If $G$ is a locally-compact group and $H$ is a closed normal subgroup, then $G/H$ is naturally a locally-compact group. Let $\lambda$ and $\mu$ be Haar measures on $G$ and $H$, respectively (notice that in general the Haar measure on a group does not push-forward to a Haar measure on a subgroup, therefore the measure on $H$ must be chosen). Then there exists a unique measure $\lambda _\mu$ on $G/H$ and for any continuous $\varphi :G \to \Bbb C$ with compact support we have
$\int \limits _G \varphi (g) \ \Bbb d \lambda (g) = \int \limits _{G/H} \left( \int \limits _H \varphi (g h) \ \Bbb d \mu (h) \right) \Bbb d \lambda_\mu (\hat g) .$
To see that the value of the inner integral indeed depends only on $\hat g$ and not on $g$ (as it may seem at a first look), notice that for $h' \in H$
$\int \limits _H \varphi \big( (g h') h \big) \ \Bbb d \mu (h) = \int \limits _H \varphi \big( g (h' h) \big) \ \Bbb d \mu (h) = \int \limits _H \varphi \big( g \underbrace{(h' h)} _{h''} \big) \ \Bbb d \mu \big( h'^{-1} \underbrace{(h'h)} _{h''} \big) = \\ \int \limits _H \varphi (g h'') \ \Bbb d \mu \big( h' ^{-1} h'' \big) = \int \limits _H \varphi (g h'') \ \Bbb d \mu (h'') = \int \limits _H \varphi (g h) \ \Bbb d \mu (h) \ ,$
so indeed the inner integral evaluated in $g$ has the same value as when evaluated in $gh'$, which shows that it depends only on $\hat g$.

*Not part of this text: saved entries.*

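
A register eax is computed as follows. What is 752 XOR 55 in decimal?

752 = 1011110000
55 = 0000110111
XOR → 1011000111 = 711

711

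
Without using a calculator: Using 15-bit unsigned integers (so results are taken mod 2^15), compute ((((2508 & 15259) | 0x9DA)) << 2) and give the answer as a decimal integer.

10088

2508 = 000100111001100
15259 = 011101110011011
→ & → 000100110001000 = 2440
0x9DA = 000100111011010
→ | → 000100111011010 = 2522
→ << 2 (mod 2^15) → 010011101101000 = 10088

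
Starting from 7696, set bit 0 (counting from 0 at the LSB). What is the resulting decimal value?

x = 1111000010000
bit 0 is currently 0; set it via x | (1 << 0) = x | 1
→ 1111000010001 = 7697

7697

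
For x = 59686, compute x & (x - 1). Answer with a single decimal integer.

59684

x = 1110100100100110 = 59686
x - 1 = 1110100100100101
AND   = 1110100100100100 = 59684
(x & (x - 1) clears the lowest set bit of x.)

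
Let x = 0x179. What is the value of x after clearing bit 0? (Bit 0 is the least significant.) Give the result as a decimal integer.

376

x = 000101111001
bit 0 is currently 1; clear it via x & ~(1 << 0) = x & ~1
→ 000101111000 = 376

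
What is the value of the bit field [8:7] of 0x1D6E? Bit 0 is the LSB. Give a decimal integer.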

To make the analogy clear with the coarea formula, here the map is the natural projection $G \ni g \mapsto \pi(g) = \hat g \in G/H$, which can be viewed as a fibration with the total space being $G$, the base being $G/H$ and the fibers being $\pi^{-1} (\hat g)$ which all "look like" the "generic" fibre $H$.
Notice the important thing that given any two out of the three measures $\lambda$, $\mu$ and $\lambda_\mu$, the third one is automatically fixed by those two.
You can find more information in "Introduction to Harmonic Analysis and Generalized Gelfand Pairs" by Gerrit van Dijk.